3. **Session length** - Long session? Consider `/shipkit-work-memory` for continuity.

**Suggest skill when:** User needs plans (`/shipkit-plan`), specs (`/shipkit-spec`), or verification (`/shipkit-review-shipping`).
<!-- /SECTION:after-completion -->

<!-- SECTION:success-criteria -->
## Success Criteria

Engineering goals artifact is complete when:
- [ ] Engineering-definition.json read and mechanisms extracted
- [ ] Criteria derived from each mechanism (performance + quality + reliability)
- [ ] Infrastructure criteria included (build, test, lint as applicable)
- [ ] Each criterion has measurable threshold
- [ ] Each threshold has a rubric with 3-5 level descriptors explaining what each range looks like
- [ ] Each criterion has verification method
- [ ] Each criterion has checkability classification
- [ ] Each verifiable criterion has a verificationTool assigned
- [ ] Criteria mapped to existing stage gates (or new gates created)
- [ ] derivedFrom traceability links are valid
- [ ] Summary counts match actual array length
- [ ] File saved to `.shipkit/goals/engineering.json`
- [ ] Strategic.json gates updated with E-* criteria (if file exists)
<!-- /SECTION:success-criteria -->

---

**Schema version**: 4.0. Split from unified `shipkit-goals` v3.1 — engineering goals are now owned by the Architect agent.

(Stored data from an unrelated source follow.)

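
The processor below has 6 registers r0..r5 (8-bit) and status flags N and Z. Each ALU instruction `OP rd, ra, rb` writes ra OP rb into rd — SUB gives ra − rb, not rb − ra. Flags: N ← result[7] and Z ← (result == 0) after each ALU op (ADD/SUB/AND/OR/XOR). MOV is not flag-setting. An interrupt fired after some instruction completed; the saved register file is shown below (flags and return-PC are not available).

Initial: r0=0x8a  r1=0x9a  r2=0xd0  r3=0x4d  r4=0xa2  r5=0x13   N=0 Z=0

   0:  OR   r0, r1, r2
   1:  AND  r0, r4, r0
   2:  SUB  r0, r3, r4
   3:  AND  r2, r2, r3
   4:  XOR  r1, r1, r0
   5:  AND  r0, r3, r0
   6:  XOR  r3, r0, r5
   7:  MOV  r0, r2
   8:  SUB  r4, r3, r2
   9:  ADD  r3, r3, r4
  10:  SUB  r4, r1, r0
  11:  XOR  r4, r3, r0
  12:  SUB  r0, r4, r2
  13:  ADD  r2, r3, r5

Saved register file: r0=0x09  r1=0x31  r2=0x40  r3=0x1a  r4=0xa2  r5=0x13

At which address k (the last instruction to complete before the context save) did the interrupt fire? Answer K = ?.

after  0: r0=0xda r1=0x9a r2=0xd0 r3=0x4d r4=0xa2 r5=0x13  N=1 Z=0
after  1: r0=0x82 r1=0x9a r2=0xd0 r3=0x4d r4=0xa2 r5=0x13  N=1 Z=0
after  2: r0=0xab r1=0x9a r2=0xd0 r3=0x4d r4=0xa2 r5=0x13  N=1 Z=0
after  3: r0=0xab r1=0x9a r2=0x40 r3=0x4d r4=0xa2 r5=0x13  N=0 Z=0
after  4: r0=0xab r1=0x31 r2=0x40 r3=0x4d r4=0xa2 r5=0x13  N=0 Z=0
after  5: r0=0x09 r1=0x31 r2=0x40 r3=0x4d r4=0xa2 r5=0x13  N=0 Z=0
after  6: r0=0x09 r1=0x31 r2=0x40 r3=0x1a r4=0xa2 r5=0x13  N=0 Z=0
-- IRQ taken; context saved, return-PC = 7 --

K = 6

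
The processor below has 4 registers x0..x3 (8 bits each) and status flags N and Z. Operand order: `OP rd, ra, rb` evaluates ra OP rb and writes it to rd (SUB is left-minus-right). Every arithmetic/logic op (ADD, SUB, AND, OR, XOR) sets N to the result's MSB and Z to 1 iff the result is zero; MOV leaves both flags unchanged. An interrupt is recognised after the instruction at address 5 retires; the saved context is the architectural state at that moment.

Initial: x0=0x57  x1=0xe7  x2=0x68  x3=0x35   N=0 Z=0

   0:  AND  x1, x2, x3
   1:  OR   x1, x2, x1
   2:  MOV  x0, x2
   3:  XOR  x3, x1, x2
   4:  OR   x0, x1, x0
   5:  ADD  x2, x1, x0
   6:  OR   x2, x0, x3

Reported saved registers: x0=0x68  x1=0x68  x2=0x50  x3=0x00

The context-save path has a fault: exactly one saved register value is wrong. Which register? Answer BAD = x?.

after  0: x0=0x57 x1=0x20 x2=0x68 x3=0x35  N=0 Z=0
after  1: x0=0x57 x1=0x68 x2=0x68 x3=0x35  N=0 Z=0
after  2: x0=0x68 x1=0x68 x2=0x68 x3=0x35  N=0 Z=0
after  3: x0=0x68 x1=0x68 x2=0x68 x3=0x00  N=0 Z=1
after  4: x0=0x68 x1=0x68 x2=0x68 x3=0x00  N=0 Z=0
after  5: x0=0x68 x1=0x68 x2=0xd0 x3=0x00  N=1 Z=0
-- IRQ taken; context saved, return-PC = 6 --
mismatch: x2: reported 0x50 vs actual 0xd0

BAD = x2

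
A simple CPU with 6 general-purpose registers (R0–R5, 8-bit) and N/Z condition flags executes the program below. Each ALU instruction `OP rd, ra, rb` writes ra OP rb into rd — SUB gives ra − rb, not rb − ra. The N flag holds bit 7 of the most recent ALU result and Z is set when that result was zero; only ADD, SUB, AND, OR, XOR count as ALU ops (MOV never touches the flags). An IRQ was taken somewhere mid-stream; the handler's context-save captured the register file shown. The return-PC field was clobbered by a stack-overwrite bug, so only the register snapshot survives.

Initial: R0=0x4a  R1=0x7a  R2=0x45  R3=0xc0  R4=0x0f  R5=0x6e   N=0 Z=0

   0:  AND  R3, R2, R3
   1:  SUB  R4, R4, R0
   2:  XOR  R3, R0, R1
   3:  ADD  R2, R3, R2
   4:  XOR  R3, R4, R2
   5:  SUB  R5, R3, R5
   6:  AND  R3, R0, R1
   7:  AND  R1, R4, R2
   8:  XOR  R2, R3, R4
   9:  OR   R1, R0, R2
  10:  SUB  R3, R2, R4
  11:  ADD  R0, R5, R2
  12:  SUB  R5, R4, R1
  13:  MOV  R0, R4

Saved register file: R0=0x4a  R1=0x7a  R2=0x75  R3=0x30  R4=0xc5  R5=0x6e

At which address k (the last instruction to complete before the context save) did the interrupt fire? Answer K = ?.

after  0: R0=0x4a R1=0x7a R2=0x45 R3=0x40 R4=0x0f R5=0x6e  N=0 Z=0
after  1: R0=0x4a R1=0x7a R2=0x45 R3=0x40 R4=0xc5 R5=0x6e  N=1 Z=0
after  2: R0=0x4a R1=0x7a R2=0x45 R3=0x30 R4=0xc5 R5=0x6e  N=0 Z=0
after  3: R0=0x4a R1=0x7a R2=0x75 R3=0x30 R4=0xc5 R5=0x6e  N=0 Z=0
-- IRQ taken; context saved, return-PC = 4 --

K = 3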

**Backward compatibility**: If reading goals files with `source: "shipkit-goals"`, these are from the unified skill. The criteria schema is compatible; only `source` field and version differ.

**Remember**: Engineering goals measure technical performance — speed, reliability, quality, and health. These are the EM's responsibility. Strategic goals (S-*) are owned by `/shipkit-stage`. Product outcomes (P-*) are owned by `/shipkit-product-goals`.